7. Conclusions
By charting a practice-based design methodology for sonification, we reveal an array of political, aesthetic, functional, and practical design choices that coalesce to produce sonic information. In the case of public engagement, our design work begins at a higher conceptual level with a message and aesthetic we wish to convey and works down to operational level decisions concerning synthesis methods and psychoacoustics. For example, in terms of visualization practices for climate data, the color red is often chosen to demonstrate the most detrimental environmental effects of pollution. Similarly, we designed our sonification to utilize the timbral quality of “noisiness” to signify the presence of more air pollution. Yet, in so doing we solidify a symbolic relationship between noise and pollution: a political decision, given the contested definition of “noise.” As our focus groups further pointed out, another symbolic mapping approach in this case would have been to aim not to represent pollution but to simulate and evoke the effectsof air pollution on the body and health: to design sonification that muffles, disturbs or suffocates. It is safe to say that this latter approach to sonifying data would be considered more an “artistic” rather than a scientific or perceptually valid approach in the history and canon of sonification design (Supper 2015). To be clear, this paper makes no assertion that these kinds of decisions would be right or wrong in this context, but simply reveals that these decisions exist or could exist and that they must be acknowledged as relying on already established listening semantics. Our provocation here is: what does it mean to prioritize the importance of a symbolic approach to sonification design rather than to be led first and foremost by principles of psychoacoustics? The cost of a strict psychoacoustic approach would be to ignore the societal relevance, symbolic meaning, and context of reception of a sonification designed for pubic engagement, a lost opportunity to understand what constitutes an effective information design strategy: visual, aural, or otherwise. Our assertion is that opening up a sonification design conversation in this way can uniquely and meaningfully address and inform the diversity of design choices available for sonification, also taking into account any specific political goal and desired listening outcomes: comprehension, awareness, emotional connection.

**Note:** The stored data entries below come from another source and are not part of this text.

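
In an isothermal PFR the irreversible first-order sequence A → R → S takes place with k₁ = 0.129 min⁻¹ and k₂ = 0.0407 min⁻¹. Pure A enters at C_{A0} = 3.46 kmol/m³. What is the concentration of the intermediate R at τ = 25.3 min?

For first-order series with pure A initially, C_R(τ) = k₁C_{A0}/(k₂−k₁)·(e^(−k₁τ) − e^(−k₂τ)).
e^(−k₁τ) = e^(−0.129×25.3) = e^(−3.264) = 0.03825; e^(−k₂τ) = e^(−1.030) = 0.3571.
C_R = 0.129×3.46/(0.0407−0.129) × (0.03825−0.3571) = (-5.055)×(-0.3189) = 1.612 kmol/m³.

1.61 kmol/m³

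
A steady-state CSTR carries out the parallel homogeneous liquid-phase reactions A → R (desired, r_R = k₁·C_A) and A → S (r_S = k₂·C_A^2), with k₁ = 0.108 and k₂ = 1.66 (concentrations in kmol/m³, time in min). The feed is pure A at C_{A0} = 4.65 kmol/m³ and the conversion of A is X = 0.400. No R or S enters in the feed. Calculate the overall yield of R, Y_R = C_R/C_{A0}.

0.00912

Exit C_A = C_{A0}(1−X) = 4.65×0.600 = 2.790 kmol/m³.
Rates in a CSTR are evaluated at the outlet concentration: r_R = 0.108×2.790 = 0.3013, r_S = 1.66×2.790^2 = 12.92.
Fraction of consumed A going to R: r_R/(r_R+r_S) = 0.02279.
C_R = 0.02279·C_{A0}·X = 0.02279×4.65×0.400 = 0.0424 kmol/m³; Y_R = C_R/C_{A0} = 0.00912.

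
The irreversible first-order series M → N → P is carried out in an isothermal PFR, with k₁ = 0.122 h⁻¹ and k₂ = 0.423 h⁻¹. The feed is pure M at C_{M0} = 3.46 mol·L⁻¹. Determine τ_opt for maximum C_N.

4.13 h

The intermediate peaks when r₁ = r₂, i.e. k₁e^(−k₁τ) = k₂e^(−k₂τ), giving τ_opt = ln(k₂/k₁)/(k₂−k₁).
= ln(0.423/0.122)/(0.423−0.122) = ln(3.467)/0.3010 = 1.243/0.3010 = 4.13 h.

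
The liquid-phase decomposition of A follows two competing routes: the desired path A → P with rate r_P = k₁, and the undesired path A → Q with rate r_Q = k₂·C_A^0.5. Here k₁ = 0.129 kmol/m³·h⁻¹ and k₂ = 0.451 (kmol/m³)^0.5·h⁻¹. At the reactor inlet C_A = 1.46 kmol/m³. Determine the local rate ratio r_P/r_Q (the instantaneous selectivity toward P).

0.237

S_{P/Q} = r_P/r_Q = (k₁)/(k₂·C_A^0.5) = (k₁/k₂)·C_A^-0.5.
= (0.129) / (0.451×1.460^0.5) = 0.1290/0.5449 = 0.237.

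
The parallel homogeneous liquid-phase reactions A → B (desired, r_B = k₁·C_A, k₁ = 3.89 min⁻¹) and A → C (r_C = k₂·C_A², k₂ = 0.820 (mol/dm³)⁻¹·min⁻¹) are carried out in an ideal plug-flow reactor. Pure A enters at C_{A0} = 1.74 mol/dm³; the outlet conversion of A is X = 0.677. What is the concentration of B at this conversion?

0.951 mol/dm³

C_A = C_{A0}(1−X) = 0.5620 mol/dm³.
Along a PFR/batch, dC_B/dC_A = −r_B/(r_B+r_C) = −k₁/(k₁+k₂·C_A).
Integrating from C_{A0} to C_A: C_B = (3.89/0.820)·ln[(3.89+0.820·1.74)/(3.89+0.820·0.562)] = 4.744·ln(5.317/4.351) = 0.9511 mol/dm³.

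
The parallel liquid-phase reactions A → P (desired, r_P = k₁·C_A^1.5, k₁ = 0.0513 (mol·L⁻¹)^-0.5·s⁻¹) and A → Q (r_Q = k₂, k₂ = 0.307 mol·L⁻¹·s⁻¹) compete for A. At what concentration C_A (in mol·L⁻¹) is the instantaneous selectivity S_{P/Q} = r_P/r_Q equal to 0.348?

1.63 mol·L⁻¹

S_{P/Q} = (k₁/k₂)·C_A^1.5 ⇒ C_A = (S·k₂/k₁)^(1/1.5).
= (0.348×0.307/0.0513)^(0.6667) = (2.083)^(0.6667) = 1.63 mol·L⁻¹.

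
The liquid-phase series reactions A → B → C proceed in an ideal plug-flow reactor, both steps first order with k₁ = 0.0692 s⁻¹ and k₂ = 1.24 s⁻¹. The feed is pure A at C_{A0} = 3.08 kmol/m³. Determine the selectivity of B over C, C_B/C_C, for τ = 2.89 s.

Solving the coupled first-order balances gives C_B(τ) = [k₁/(k₂−k₁)]·C_{A0}·(e^(−k₁τ) − e^(−k₂τ)).
e^(−k₁τ) = e^(−0.0692×2.89) = e^(−0.2000) = 0.8187; e^(−k₂τ) = e^(−3.584) = 0.02778.
C_B = 0.0692×3.08/(1.24−0.0692) × (0.8187−0.02778) = 0.1820×0.7910 = 0.1440 kmol/m³.
C_A = C_{A0}e^(−k₁τ) = 2.522 kmol/m³, so C_C = C_{A0}−C_A−C_B = 0.4143 kmol/m³; C_B/C_C = 0.348.

0.348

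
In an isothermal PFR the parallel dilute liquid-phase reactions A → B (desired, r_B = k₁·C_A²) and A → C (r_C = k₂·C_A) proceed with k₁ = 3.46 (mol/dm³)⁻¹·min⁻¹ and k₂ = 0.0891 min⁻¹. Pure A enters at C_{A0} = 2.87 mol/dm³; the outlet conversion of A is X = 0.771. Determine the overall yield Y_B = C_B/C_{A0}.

C_A = C_{A0}(1−X) = 0.6572 mol/dm³.
Along a PFR/batch, dC_C/dC_A = −r_C/(r_B+r_C) = −k₂/(k₂+k₁·C_A).
Integrating from C_{A0} to C_A: C_C = (0.0891/3.46)·ln[(0.0891+3.46·2.87)/(0.0891+3.46·0.657)] = 0.02575·ln(10.02/2.363) = 0.03720 mol/dm³.
Then C_B = (C_{A0}−C_A) − C_C = 2.213 − 0.03720 = 2.176 mol/dm³.
Y_B = C_B/C_{A0} = 2.176/2.87 = 0.758.

0.758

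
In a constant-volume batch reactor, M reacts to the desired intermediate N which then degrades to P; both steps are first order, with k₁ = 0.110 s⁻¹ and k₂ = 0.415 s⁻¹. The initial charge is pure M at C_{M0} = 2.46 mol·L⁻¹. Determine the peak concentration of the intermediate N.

At the optimum, C_{N,max}/C_{M0} = (k₁/k₂)^[k₂/(k₂−k₁)].
= (0.110/0.415)^(0.415/(0.415−0.110)) = (0.2651)^(1.361) = 0.1642.
C_{N,max} = 0.1642×2.46 = 0.404 mol·L⁻¹.

0.404 mol·L⁻¹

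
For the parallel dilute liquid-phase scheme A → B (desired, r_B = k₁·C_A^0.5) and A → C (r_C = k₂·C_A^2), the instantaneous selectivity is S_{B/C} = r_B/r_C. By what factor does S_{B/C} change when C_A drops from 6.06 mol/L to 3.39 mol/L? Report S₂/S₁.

S_{B/C} = (k₁/k₂)·C_A^-1.5, so S₂/S₁ = (C_{A,2}/C_{A,1})^-1.5.
= (3.39/6.06)^(-1.5) = (0.5594)^(-1.5) = 2.39.
Selectivity toward B rises as C_A falls — low-concentration operation is favoured.

2.39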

The true lesson of sonification is not just that it is a useful tool. Sonification sheds light on the ways we choose to communicate scientific and socially relevant data for all users, including the broader public. Since we live in an ocularcentric world it is often easy to forget that all the graphs, Venn diagrams, box plots, infographics, and visualizations we use are full of calculated design choices – from scaling, to color theory, to graph and chart shapes – meant to engage a viewer in a particular way; sonification is no different. Listening to data generates, as we demonstrate here, unique opportunities for reflection and conversation about the domain topic as well as its social and cultural relevance in the public domain. Sonification, as many increasingly contend, can occupy a unique space alongside popular visualizations of information, outside the realms of both scientific knowledge-sharing and artistic performance, and function as an alternative modality for engaging with socially relevant data. In turn, connecting the discourse of practical sonification design to the politics of information representation creates a unique space to revisit the design theory of infographics in the public domain.